But one debate overshadowed the rest: whether Shakira and Lopez had dominated the stage — or been demeaned by a show that was undeniably sexy.
The Super Bowl is one of the manliest cultural displays on earth, a celebration of huge men doing lightly regulated violence unto themselves and each other presented as a tribute to the U.S. military. So it’s easy to miss that Super Bowl LIV’s halftime show and the response to it offered a concise statement of the challenges and contradictory imperatives that women, even ones without Vegas contracts and multi-continent careers, face today.
J-Lo entered the stage on a stripper pole, wearing leather chaps that gave way to a bedazzled, barely there bodysuit, while Shakira’s already tiny outfit shrank as the night went on. But the singers had to navigate more than quick costume changes and shifting sets: They were performing their way through a thorny set of norms.
Both women looked astonishingly good for their respective ages, which are 50 and 43. More importantly, they both have to look the way they do if they want to keep making a living in the same way. The unholy union between sexism and capitalism means that women in the entertainment business are expected to maintain and display their bodies to a truly preposterous degree.
Few men — those who play increasingly ripped and depilated superheroes excepted — are expected to rise to the same level. Reggaeton stars J Balvin and Bad Bunny, who accompanied J-Lo and Shakira onstage, certainly didn’t. Underneath their baggy track pants and trench coats, they might have been cut, chubby or anything in between.
One of Shakira and J-Lo’s shared gifts as performers is the ability to come across as commanding up on that enormous stage. But you only get to present yourself as that free in front of an audience that big if you’ve already reshaped yourself to become what the audience wants to consume. And that appearance of liberation is constantly at risk. The ghost of Janet Jackson, whose 2004 “wardrobe malfunction” at the hands of Justin Timberlake effectively made her a pariah in the music business, haunts every female performer at a Super Bowl show.
Shakira’s and J-Lo’s costumes stayed firmly in place. But Fox seemed determine to remove all mystery anyway, aiming cameras at their crotches so frequently that I actually lost count. The network’s fixation seemed to take inspiration from Bruce Springsteen’s fly-first slide at the camera during the Super Bowl halftime show in 2009. Then, Springsteen’s sudden genital takeover of America’s television screens felt like a boyish act of exuberance. This time, Fox’s crotch fixation brought on a case of mild moral panic.
Given this thicket of seemingly incompatible truths, the easy way out is to complain that the halftime show was obscene, the opposite of family-friendly, proof of the corruption of American mass culture. If you can condemn the entire enterprise, you’re not obligated to work your way through the mess at the heart of it, much less to accept that you’re going to have to live with certain hypocrisies.

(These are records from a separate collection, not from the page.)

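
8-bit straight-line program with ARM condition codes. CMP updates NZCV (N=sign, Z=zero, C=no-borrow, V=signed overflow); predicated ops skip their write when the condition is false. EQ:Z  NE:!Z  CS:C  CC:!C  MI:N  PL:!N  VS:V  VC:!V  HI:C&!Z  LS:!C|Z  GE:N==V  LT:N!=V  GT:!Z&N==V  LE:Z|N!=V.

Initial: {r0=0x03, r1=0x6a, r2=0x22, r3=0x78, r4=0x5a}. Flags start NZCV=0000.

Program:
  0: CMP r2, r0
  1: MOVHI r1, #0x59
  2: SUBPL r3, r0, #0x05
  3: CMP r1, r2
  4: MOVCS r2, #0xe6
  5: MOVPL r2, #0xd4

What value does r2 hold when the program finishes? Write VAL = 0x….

VAL = 0xd4

[0] flags=0010 → (cmp)
[1] flags=0010 HI?T → r1=0x59
[2] flags=0010 PL?T → r3=0xfe
[3] flags=0010 → (cmp)
[4] flags=0010 CS?T → r2=0xe6
[5] flags=0010 PL?T → r2=0xd4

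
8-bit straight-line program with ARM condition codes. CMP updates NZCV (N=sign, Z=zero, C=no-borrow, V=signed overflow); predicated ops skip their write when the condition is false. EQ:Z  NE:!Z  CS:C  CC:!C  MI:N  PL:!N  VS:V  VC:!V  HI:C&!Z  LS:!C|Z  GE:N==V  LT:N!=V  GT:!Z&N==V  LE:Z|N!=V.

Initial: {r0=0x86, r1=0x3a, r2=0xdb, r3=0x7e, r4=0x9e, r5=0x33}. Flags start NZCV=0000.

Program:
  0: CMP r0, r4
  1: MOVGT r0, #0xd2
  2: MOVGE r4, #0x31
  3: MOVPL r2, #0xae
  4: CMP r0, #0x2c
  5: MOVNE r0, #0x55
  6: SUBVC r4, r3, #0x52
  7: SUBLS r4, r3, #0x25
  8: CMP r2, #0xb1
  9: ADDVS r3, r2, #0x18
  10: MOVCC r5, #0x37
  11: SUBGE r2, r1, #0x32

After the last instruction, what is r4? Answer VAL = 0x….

VAL = 0x9e

[0] flags=1000 → (cmp)
[1] flags=1000 GT?F → skip
[2] flags=1000 GE?F → skip
[3] flags=1000 PL?F → skip
[4] flags=0011 → (cmp)
[5] flags=0011 NE?T → r0=0x55
[6] flags=0011 VC?F → skip
[7] flags=0011 LS?F → skip
[8] flags=0010 → (cmp)
[9] flags=0010 VS?F → skip
[10] flags=0010 CC?F → skip
[11] flags=0010 GE?T → r2=0x08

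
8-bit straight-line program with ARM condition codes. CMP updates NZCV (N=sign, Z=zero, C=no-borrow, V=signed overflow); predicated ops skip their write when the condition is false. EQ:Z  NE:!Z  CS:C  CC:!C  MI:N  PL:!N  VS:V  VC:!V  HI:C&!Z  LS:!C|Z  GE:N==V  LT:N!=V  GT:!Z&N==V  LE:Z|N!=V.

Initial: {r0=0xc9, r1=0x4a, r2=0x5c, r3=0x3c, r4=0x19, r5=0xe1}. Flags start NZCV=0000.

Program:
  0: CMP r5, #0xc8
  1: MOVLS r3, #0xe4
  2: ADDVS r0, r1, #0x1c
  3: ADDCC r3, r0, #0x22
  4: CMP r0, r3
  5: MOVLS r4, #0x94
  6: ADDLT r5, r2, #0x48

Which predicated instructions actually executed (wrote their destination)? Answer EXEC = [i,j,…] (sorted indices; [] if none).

[0] flags=0010 → (cmp)
[1] flags=0010 LS?F → skip
[2] flags=0010 VS?F → skip
[3] flags=0010 CC?F → skip
[4] flags=1010 → (cmp)
[5] flags=1010 LS?F → skip
[6] flags=1010 LT?T → r5=0xa4

EXEC = [6]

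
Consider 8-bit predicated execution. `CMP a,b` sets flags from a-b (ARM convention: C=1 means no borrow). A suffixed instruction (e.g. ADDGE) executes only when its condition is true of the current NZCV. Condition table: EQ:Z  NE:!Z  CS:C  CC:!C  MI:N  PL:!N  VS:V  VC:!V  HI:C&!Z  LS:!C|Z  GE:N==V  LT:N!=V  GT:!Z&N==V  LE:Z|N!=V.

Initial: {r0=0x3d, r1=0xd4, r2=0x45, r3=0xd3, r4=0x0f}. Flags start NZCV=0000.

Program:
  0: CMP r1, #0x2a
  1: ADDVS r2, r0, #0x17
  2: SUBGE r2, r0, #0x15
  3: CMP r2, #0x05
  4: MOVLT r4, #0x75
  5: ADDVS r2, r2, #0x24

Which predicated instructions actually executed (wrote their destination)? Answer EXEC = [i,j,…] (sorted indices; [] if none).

EXEC = []

0: ✓ CMP  NZCV=1010
1: · ADDVS
2: · SUBGE
3: ✓ CMP  NZCV=0010
4: · MOVLT
5: · ADDVS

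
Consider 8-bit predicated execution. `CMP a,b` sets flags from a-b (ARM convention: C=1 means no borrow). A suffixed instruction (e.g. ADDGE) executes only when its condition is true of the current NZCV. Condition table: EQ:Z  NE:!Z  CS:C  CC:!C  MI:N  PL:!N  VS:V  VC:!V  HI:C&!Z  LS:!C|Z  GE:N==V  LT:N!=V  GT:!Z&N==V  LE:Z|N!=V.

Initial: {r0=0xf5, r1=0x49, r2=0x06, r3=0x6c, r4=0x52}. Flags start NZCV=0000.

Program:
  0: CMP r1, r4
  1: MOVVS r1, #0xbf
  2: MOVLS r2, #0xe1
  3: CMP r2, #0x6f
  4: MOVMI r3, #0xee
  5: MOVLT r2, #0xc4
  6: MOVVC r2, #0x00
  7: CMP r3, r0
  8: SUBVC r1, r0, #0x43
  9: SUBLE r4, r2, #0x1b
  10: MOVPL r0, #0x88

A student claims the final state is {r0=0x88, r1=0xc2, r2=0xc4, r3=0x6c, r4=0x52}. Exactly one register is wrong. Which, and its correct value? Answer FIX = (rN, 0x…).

FIX = (r1, 0xb2)

[0] flags=1000 → (cmp)
[1] flags=1000 VS?F → skip
[2] flags=1000 LS?T → r2=0xe1
[3] flags=0011 → (cmp)
[4] flags=0011 MI?F → skip
[5] flags=0011 LT?T → r2=0xc4
[6] flags=0011 VC?F → skip
[7] flags=0000 → (cmp)
[8] flags=0000 VC?T → r1=0xb2
[9] flags=0000 LE?F → skip
[10] flags=0000 PL?T → r0=0x88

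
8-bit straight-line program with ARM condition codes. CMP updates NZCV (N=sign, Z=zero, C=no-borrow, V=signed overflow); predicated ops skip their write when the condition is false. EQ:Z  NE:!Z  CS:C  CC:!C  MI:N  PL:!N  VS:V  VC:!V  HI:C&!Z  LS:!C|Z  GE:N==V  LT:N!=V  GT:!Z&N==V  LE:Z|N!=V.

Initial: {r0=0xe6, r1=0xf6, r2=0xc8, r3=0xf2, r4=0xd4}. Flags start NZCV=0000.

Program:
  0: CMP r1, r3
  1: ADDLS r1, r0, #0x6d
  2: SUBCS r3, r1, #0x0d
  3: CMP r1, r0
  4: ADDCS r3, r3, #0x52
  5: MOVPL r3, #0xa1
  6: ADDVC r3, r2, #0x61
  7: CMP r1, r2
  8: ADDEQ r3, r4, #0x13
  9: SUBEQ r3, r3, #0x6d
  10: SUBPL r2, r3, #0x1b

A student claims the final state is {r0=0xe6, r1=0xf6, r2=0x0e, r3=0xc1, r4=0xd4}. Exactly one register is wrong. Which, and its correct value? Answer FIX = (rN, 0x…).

FIX = (r3, 0x29)

[0] flags=0010 → (cmp)
[1] flags=0010 LS?F → skip
[2] flags=0010 CS?T → r3=0xe9
[3] flags=0010 → (cmp)
[4] flags=0010 CS?T → r3=0x3b
[5] flags=0010 PL?T → r3=0xa1
[6] flags=0010 VC?T → r3=0x29
[7] flags=0010 → (cmp)
[8] flags=0010 EQ?F → skip
[9] flags=0010 EQ?F → skip
[10] flags=0010 PL?T → r2=0x0e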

But sometimes the only way — and the more fun way — out of a mess is through it. If you’re inevitably going to be valued based on your body, might as well make a whole lot of money off the one you’ve got. If you’re inevitably going to be characterized as a whore or a Madonna, why not insist on the best of both, as J-Lo did when she alternated between working a stripper pole and delivering a moving duet with her daughter? If beauty standards aren’t going to be dismantled in a day, might as well enjoy the women whose discipline at maintaining their physiques makes the men look like slackers by comparison.
Women like Shakira and J-Lo have found a way to survive these double standards and turn the competing imperatives to their own advantage. But that doesn’t mean that the deal is good. It just means women are resilient — too resilient to give in to the sexism of a system that demands women make a living off their bodies and then blames them for giving the market what it demands.